[author-post-rating] (3/5 stars)
The three bears are having a bad day. A bad 27 days in fact – that’s how far they are through their punishing run as children’s entertainers in a dead-end shopping mall. Their dressing room looks like the utility room of some basement-flat in Hell and, despite being grown men, they now find themselves terrorised by the spawn of Satan, although he’s actually just an inventively nasty child called Rodney. The down-on-their-luck actors (Nicholas Pauling, Oliver Booth and Pierre Malherbe) have been forced into a vague approximation of friendship, which is mostly just the admirable restraint of complete disdain. Cooped up and hacked off, they’re deeply dissatisfied and way past the point of camaraderie, aggressively egging each other on with disastrous results after the tiny tear-away pushes them to the limits of their sanity.
Champ opens with such brazen confidence that it really seems to have everything going for it – unashamedly filthy, funny, fast, outrageous with a little bit of poignancy thrown in for good measure. Five minutes into the show and I was planning to rave about Champ, I really was. I liked the silly bear suits and the merciless quick-fire of tasteless but still wickedly funny jokes, so unapologetically inappropriate I found myself laughing then immediately clapping my hand over my mouth in case more sensitive spectators thought me a disgrace to society.
There are some spot-on observations on the complexities of quasi-homoerotic banter and the old ‘artistic merit or actual money’ conundrum. Louis Viljoen’s script is, for the most part, sharp and speedy, brutally simple gags complemented by near-poetic extravagances. There’s also a really enjoyable digression about Liev Schreiber. The trio offer tirelessly energetic and genuinely masterly performances. Pauling in particular shines as the world-weary Elliot, forced to shelve his ideals in return for a half-way decent pay cheque. By far the most psychologically-nuanced character, Elliot’s trademark embittered wit is slightly softened by that endearing hint of melancholy, Pauling’s less boisterous delivery is best utilised in a marvelously underplayed conversation with his useless agent.
Call me impossible to please (and I probably have been called that) but I can’t help but feel that no matter how exuberant and dedicated the central performances are, there’s really only so much worthy material you can peddle out of an initially amusing but ultimately thin narrative.
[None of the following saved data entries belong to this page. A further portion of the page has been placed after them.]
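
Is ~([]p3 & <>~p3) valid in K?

Tableau for the negation []p3 & <>~p3:
1. []p3 & <>~p3, w0
2. []p3, w0
3. <>~p3, w0
4. ~p3, w1
5. p3, w1
Accessibility: w0Rw1
Branch closes: p3 and ~p3 both at w1.
All branches of the negation close; one closing branch shown above.

Valid in K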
After its blistering start, Champ quickly loses steam – there’s just nowhere else to go. Yes, we all know it’s soul-butchering to be a jobbing actor, underpaid and overworked, urinated on by children and verbally excreted upon by your superiors. “You’ll never be Hamlet,” Melvin cruelly informs Elliot, and in that moment, you see his heart break and it actually hurts. Don’t get me wrong, I can happily laugh at puerile comedy when it’s pitched just right, as it is for most of Champs, and the final meltdown into total farce is understandable as a device for concluding the show. I just want something a bit more substantial, a little fresher than that the actors really hate children, bear suits, each other and pretty much everything else… because it sort of stops being that funny after a while. Too much to ask? From Champ, maybe.